IBM Security published research on its Security Intelligence blog to show how AI voice clones could be injected into a live conversation without the participants realizing it.
As voice cloning technology improves, we’ve seen fake robocalls pretending to be Joe Biden and scam calls pretending to be a distressed family member asking for money.
The audio in these calls sounds good, but the scam call is often easily thwarted by asking a few personal questions to identify the caller as an imposter.
In their advanced proof of concept attack, the IBM Security researchers showed that an LLM coupled with voice cloning could act as a man-in-the-middle to hijack only a crucial part of a conversation, rather than the entire call.
How it works
The attack could be delivered via malware installed on the victims’ phones or a malicious compromised Voice over IP (VoIP) service.
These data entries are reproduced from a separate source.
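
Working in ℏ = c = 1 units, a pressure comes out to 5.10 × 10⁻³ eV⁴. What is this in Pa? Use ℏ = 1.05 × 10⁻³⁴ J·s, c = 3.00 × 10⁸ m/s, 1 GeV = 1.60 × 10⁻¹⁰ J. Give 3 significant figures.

Pressure is [E]/[L]³ = [E]⁴/(ℏc)³.
1 GeV⁴ → 1/(ℏc)³ × (1 GeV in J)⁴ = 2.10 × 10³⁷ Pa.
Convert the energy scale: 5.10 × 10⁻³ eV⁴ = 5.10 × 10⁻³⁹ GeV⁴.
Result: 5.10 × 10⁻³⁹ × 2.10 × 10³⁷ = 0.107 Pa.

0.107 Pa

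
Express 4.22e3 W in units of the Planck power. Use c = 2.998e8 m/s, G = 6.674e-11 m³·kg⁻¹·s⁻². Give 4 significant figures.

Planck power: P_P = c⁵/G = 3.629e52 W.
4.22e3 / 3.629e52 = 1.163e-49

1.163e-49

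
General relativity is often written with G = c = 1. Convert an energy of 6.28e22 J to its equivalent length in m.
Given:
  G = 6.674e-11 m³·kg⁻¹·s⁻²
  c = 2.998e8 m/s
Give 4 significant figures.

Energy → length via G/c⁴.
6.28e22 J × (G/c⁴) = 5.188e-22 m

5.188e-22 m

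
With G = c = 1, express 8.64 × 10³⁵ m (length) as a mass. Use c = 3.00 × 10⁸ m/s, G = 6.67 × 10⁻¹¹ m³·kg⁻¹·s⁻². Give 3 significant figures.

1.17 × 10⁶³ kg

Length → mass via c²/G.
8.64 × 10³⁵ m × (c²/G) = 1.17 × 10⁶³ kg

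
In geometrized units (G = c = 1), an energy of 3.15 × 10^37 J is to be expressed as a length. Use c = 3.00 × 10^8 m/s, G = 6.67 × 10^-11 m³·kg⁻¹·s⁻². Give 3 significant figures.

2.59 × 10^-7 m

Energy → length via G/c⁴.
3.15 × 10^37 J × (G/c⁴) = 2.59 × 10^-7 m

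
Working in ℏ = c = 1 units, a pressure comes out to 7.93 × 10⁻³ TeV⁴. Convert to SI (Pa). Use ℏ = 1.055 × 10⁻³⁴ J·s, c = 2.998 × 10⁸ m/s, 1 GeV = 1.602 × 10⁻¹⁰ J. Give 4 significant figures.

1.651 × 10⁴⁷ Pa

Pressure is [E]/[L]³ = [E]⁴/(ℏc)³.
1 GeV⁴ → 1/(ℏc)³ × (1 GeV in J)⁴ = 2.082 × 10³⁷ Pa.
Convert the energy scale: 7.93 × 10⁻³ TeV⁴ = 7.93 × 10⁹ GeV⁴.
Result: 7.93 × 10⁹ × 2.082 × 10³⁷ = 1.651 × 10⁴⁷ Pa.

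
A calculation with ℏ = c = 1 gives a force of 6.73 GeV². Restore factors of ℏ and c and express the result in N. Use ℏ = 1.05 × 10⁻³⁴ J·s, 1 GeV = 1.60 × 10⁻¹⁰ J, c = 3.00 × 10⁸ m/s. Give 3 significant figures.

5.47 × 10⁶ N

Force is [E]/[L] = [E]²/(ℏc); restore (ℏc)⁻¹.
1 GeV² → 1/(ℏc) × (1 GeV in J)² = 8.13 × 10⁵ N.
Result: 6.73 × 8.13 × 10⁵ = 5.47 × 10⁶ N.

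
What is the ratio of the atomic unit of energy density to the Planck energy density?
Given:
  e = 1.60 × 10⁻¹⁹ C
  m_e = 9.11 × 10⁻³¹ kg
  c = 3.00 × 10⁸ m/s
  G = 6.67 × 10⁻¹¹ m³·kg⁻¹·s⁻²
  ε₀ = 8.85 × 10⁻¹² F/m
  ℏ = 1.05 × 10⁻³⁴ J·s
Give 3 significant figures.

6.44 × 10⁻¹⁰¹

atomic unit of energy density: u_au = E_h/a₀³ = m_e⁴e¹⁰/((4πε₀)⁵ℏ⁸) = 3.01 × 10¹³ J/m³
Planck energy density: u_P = c⁷/(ℏG²) = 4.68 × 10¹¹³ J/m³
ratio = 3.01 × 10¹³ / 4.68 × 10¹¹³ = 6.44 × 10⁻¹⁰¹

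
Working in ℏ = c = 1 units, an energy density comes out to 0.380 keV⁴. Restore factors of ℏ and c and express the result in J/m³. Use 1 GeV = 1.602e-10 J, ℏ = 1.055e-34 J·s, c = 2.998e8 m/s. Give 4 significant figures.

7.910e12 J/m³

[E]/[L]³ = [E]⁴/(ℏc)³; restore (ℏc)⁻³.
1 GeV⁴ → 1/(ℏc)³ × (1 GeV in J)⁴ = 2.082e37 J/m³.
Convert the energy scale: 0.380 keV⁴ = 3.80e-25 GeV⁴.
Result: 3.80e-25 × 2.082e37 = 7.910e12 J/m³.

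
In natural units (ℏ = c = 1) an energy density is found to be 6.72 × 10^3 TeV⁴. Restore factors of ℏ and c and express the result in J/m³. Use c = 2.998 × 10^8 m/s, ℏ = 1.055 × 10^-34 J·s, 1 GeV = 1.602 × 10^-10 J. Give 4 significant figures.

[E]/[L]³ = [E]⁴/(ℏc)³; restore (ℏc)⁻³.
1 GeV⁴ → 1/(ℏc)³ × (1 GeV in J)⁴ = 2.082 × 10^37 J/m³.
Convert the energy scale: 6.72 × 10^3 TeV⁴ = 6.72 × 10^15 GeV⁴.
Result: 6.72 × 10^15 × 2.082 × 10^37 = 1.399 × 10^53 J/m³.

1.399 × 10^53 J/m³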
Once in place, the program monitors the conversation and only needs 3 seconds of audio to be able to clone both voices.
A speech-to-text generator enables the LLM to monitor the conversation to understand the context of the discussion. The program was instructed to relay the conversation audio as is but to modify the call audio whenever a person requests bank account details.
When the person responds to supply their bank account details, the voice clone modifies the audio to instead supply the fraudster’s bank details. The latency in the audio during the modification is covered with some filler speech.
Here’s an illustration of how the proof of concept (PoC) attack works.
Because the LLM is relaying unmodified audio for the majority of the call it’s really difficult to know that the threat is in play.
The researchers said the same attack “could also modify medical information, such as blood type and allergies in conversations; it could command an analyst to sell or buy a stock; it could instruct a pilot to reroute.”
The researchers said that “building this PoC was surprisingly and scarily easy.” As the intonation and emotion of voice clones improve and as better hardware reduces latency, this kind of attack would be really difficult to detect or prevent.
Extending the concept beyond hijacking an audio conversation, the researchers said that with “existing models that can convert text into video, it is theoretically possible to intercept a live-streamed video, such as news on TV, and replace the original content with a manipulated one.”
It may be safer to only believe your eyes and ears when you’re physically in the presence of the person you’re speaking with.